Did you know that business is all about expectations?

Imagine one day you get an invitation to a private 10-lecture master class on the fundamentals of business. You take the train North from London to Cambridge, UK and proceed to follow a long series of elaborate directions — locating academic buildings, chasing various landmarks and carefully observing your surroundings to leave no trace and blend in without being followed. The path leads you underground where after a couple of near slips on the narrow stairs you proceed to knock on an expired wooden door. Inside you most uneasily find yourself in the company of the strongest entrepreneurs, world leaders, cyber revolutionaries and other influential individuals.

They don't notice you, their attention is fixed instead on an animated suited gentleman in front of the class who is decorating the blackboard. The first class has begun and the professor, an ex-theoretical physicist turned hedge fund billionaire is completing the sketch for this class.

“Expectations is where business starts and ends,” he says, temporarily distracting your attention from the equations on the blackboard. He did not use the word 'profit'. Nor did he say 'value', not even 'shareholder returns' or 'customer satisfaction' or anything else that came to your mind. He said 'expectations'.

You glance again at the black board, trying to understand what you are missing.

The drawing on the blackboard (r = annual return; w = cost of capital)

He has shown that the value from a business decision is proportional to investment size and excess return on investment. Following that, assuming your company can earn an annual return of r, collected at time t, the decision is favorable to the business as long as the return exceeds investor expectations (also called cost of capital)— w. So underpinning all of business is the simple formula r > w or beating expectations.

Side note

It is important to note that these are not expectations placed on your business, but expectations placed on the class of businesses like yours. An investor might expect an 10% annual return on your class of company, but expect a 15% return from your company based on analysis of your past years' financials . Beating 15% is good, beating 10% is critical for your company to still represent a valuable investment for the investor.

Examples

In venture capital, this means no investment decision will be made unless the company could offer a significant return, matching investor expectations about this high-risk asset class.

In a lemonade stand situation, let's assume your mother is the principal investor. She could have certain expectations on your profit levels “It's the summer season. I would like to earn back this investment in two weeks or you will have to shut down”.

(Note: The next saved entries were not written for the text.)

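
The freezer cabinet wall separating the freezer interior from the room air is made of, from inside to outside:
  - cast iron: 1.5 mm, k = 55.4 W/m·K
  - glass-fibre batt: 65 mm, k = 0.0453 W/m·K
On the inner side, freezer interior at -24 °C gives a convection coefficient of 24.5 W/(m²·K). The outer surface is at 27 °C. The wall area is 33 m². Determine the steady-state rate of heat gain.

Treating each layer as a thermal resistance in series:
R_inner film = 1/(h_i·A) = 1/(24.5×33) = 0.001237 K/W
R_cast iron = L/(kA) = 0.0015/(55.4×33) = 8.205×10^-7 K/W
R_glass-fibre batt = L/(kA) = 0.065/(0.0453×33) = 0.04348 K/W
R_total = 0.04472 K/W
Q = ΔT / R_total = 51 / 0.04472

Q ≈ 1140 W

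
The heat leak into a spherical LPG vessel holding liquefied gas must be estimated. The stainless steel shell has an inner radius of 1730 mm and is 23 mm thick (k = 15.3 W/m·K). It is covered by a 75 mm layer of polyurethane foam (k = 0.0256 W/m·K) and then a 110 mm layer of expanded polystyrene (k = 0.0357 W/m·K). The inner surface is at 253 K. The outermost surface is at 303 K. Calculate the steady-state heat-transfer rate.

Radial (spherical) resistances in series:
R_stainless steel shell = (1/1.73 − 1/1.753)/(4π×15.3) = 3.945×10^-5 K/W
R_polyurethane foam = (1/1.753 − 1/1.828)/(4π×0.0256) = 0.07275 K/W
R_expanded polystyrene = (1/1.828 − 1/1.938)/(4π×0.0357) = 0.06921 K/W
R_total = 0.142 K/W
Q = ΔT/R_total = 50/0.142

Q ≈ 352 W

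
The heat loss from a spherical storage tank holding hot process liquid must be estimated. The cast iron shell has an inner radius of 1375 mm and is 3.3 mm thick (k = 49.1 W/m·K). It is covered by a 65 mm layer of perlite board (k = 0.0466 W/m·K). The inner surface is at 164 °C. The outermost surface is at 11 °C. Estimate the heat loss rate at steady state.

Radial (spherical) resistances in series:
R_cast iron shell = (1/1.375 − 1/1.3783)/(4π×49.1) = 2.822×10^-6 K/W
R_perlite board = (1/1.3783 − 1/1.4433)/(4π×0.0466) = 0.0558 K/W
R_total = 0.0558 K/W
Q = ΔT/R_total = 153/0.0558

Q ≈ 2740 W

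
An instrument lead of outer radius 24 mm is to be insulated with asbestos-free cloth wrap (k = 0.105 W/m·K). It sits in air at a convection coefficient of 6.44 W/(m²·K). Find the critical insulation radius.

For a cylinder r_cr = k/h = 0.105/6.44
r_cr = 16.3 mm; since the bare radius (24 mm) is above r_cr, any added insulation will reduce heat loss.

r_cr ≈ 16.3 mm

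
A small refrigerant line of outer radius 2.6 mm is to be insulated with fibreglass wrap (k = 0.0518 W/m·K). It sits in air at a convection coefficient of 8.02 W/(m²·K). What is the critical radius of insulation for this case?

For a cylinder r_cr = k/h = 0.0518/8.02
r_cr = 6.46 mm; since the bare radius (2.6 mm) is below r_cr, adding a thin layer of insulation will *increase* heat loss.

r_cr ≈ 6.46 mm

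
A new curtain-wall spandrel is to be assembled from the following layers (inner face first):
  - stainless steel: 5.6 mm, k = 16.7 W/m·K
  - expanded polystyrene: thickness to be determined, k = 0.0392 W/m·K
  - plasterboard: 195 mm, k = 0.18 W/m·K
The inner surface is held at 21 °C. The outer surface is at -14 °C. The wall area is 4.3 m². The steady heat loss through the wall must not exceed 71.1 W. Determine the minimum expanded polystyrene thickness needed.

Thermal resistances in series:
R_stainless steel = L/(kA) = 0.0056/(16.7×4.3) = 7.798×10^-5 K/W
R_plasterboard = L/(kA) = 0.195/(0.18×4.3) = 0.2519 K/W
Sum of the known resistances R_other = 0.252 K/W
Required total resistance R_tot = ΔT/Q_allow = 35/71.1 = 0.4923 K/W
R_expanded polystyrene = R_tot − R_other = 0.2402 K/W
L = R·k·A = 0.2402×0.0392×4.3

L ≈ 40.5 mm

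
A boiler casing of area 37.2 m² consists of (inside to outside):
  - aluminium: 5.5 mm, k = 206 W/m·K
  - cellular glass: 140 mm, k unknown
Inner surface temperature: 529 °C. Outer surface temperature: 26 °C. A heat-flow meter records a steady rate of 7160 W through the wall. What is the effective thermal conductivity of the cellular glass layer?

k ≈ 0.0536 W/(m·K)

Thermal resistances in series:
R_aluminium = L/(kA) = 0.0055/(206×37.2) = 7.177×10^-7 K/W
Sum of known resistances R_other = 7.177×10^-7 K/W
Total R = ΔT/Q = 503/7160 = 0.07025 K/W
R_cellular glass = R_total − R_other = 0.07025 K/W
k = L/(R·A) = 0.14/(0.07025×37.2)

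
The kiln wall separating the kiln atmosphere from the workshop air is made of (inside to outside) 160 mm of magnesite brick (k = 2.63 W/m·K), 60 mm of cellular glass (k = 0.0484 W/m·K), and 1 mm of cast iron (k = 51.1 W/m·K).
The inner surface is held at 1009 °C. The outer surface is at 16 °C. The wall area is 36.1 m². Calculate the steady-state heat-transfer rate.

Series thermal resistances:
R_magnesite brick = L/(kA) = 0.16/(2.63×36.1) = 0.001685 K/W
R_cellular glass = L/(kA) = 0.06/(0.0484×36.1) = 0.03434 K/W
R_cast iron = L/(kA) = 0.001/(51.1×36.1) = 5.421×10^-7 K/W
R_total = 0.03603 K/W
Q = ΔT / R_total = 993 / 0.03603

Q ≈ 27600 W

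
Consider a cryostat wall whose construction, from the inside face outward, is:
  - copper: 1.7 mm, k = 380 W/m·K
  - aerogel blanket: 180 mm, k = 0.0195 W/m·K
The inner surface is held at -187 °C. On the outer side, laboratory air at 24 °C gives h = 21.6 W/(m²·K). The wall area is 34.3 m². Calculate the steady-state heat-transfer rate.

Q ≈ 780 W

Using the resistance-network approach (series):
R_copper = L/(kA) = 0.0017/(380×34.3) = 1.304×10^-7 K/W
R_aerogel blanket = L/(kA) = 0.18/(0.0195×34.3) = 0.2691 K/W
R_outer film = 1/(h_o·A) = 1/(21.6×34.3) = 0.00135 K/W
R_total = 0.2705 K/W
Q = ΔT / R_total = 211 / 0.2705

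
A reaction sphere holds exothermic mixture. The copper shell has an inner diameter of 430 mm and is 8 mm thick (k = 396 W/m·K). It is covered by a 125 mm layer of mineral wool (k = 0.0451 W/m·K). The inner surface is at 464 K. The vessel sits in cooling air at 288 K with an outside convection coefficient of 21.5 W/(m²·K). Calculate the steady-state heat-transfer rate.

Q ≈ 61.3 W

Each spherical layer contributes R = (1/r_i − 1/r_o)/(4πk):
R_copper shell = (1/0.215 − 1/0.223)/(4π×396) = 3.353×10^-5 K/W
R_mineral wool = (1/0.223 − 1/0.348)/(4π×0.0451) = 2.842 K/W
R_outer film = 1/(h·4πr_o²) = 1/(21.5×4π×0.348²) = 0.03056 K/W
R_total = 2.873 K/W
Q = ΔT/R_total = 176/2.873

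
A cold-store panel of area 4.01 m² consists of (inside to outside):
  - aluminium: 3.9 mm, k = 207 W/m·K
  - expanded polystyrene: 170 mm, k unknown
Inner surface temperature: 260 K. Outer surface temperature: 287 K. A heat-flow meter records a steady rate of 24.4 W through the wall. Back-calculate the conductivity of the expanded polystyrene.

k ≈ 0.0383 W/(m·K)

Model the wall as resistances in series:
R_aluminium = L/(kA) = 0.0039/(207×4.01) = 4.698×10^-6 K/W
Sum of known resistances R_other = 4.698×10^-6 K/W
Total R = ΔT/Q = 27/24.4 = 1.107 K/W
R_expanded polystyrene = R_total − R_other = 1.107 K/W
k = L/(R·A) = 0.17/(1.107×4.01)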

It is a delicate matter to apply this principle to employees (it is more appropriately applied to departments), but often performance is linked to expectations in role. Exceeding them results in a bonus and not meeting them consistently may result in redundancy.

Implications

To some this is a trivial exercise, but there are many implications that don't necessarily sound obvious:

  1. The longer your benefits take to accrue, the higher the overall return needs to be. Annual return is much more important than overall return
  2. Decisions that “make money for the business” but don't help exceed investor expectations should not be taken lightly. This is simply why a start-up company could never get away with taking investor money and investing it in government bonds (unless of course it was an asset management start-up)
  3. To stay funded, you need to beat returns of companies in the same class (technology companies, e-commerce companies, beer producers, hotel chains, etc.). There will always be investors attracted to your class of asset due to their expertise, views of the future or risk profile of remaining portfolio

The more you think about it, the more it makes sense. So what is next…

As you wonder that, you have woken up. You are back at home surrounded by a half-closed laptop, random papers and a nearly-empty glass of orange juice. It is the middle of the night and the room is half-lit from the lights of the city. You now know you want to be an entrepreneur. You know that you have to become one, so that maybe one day — if you get to dream again —you could attend that second class.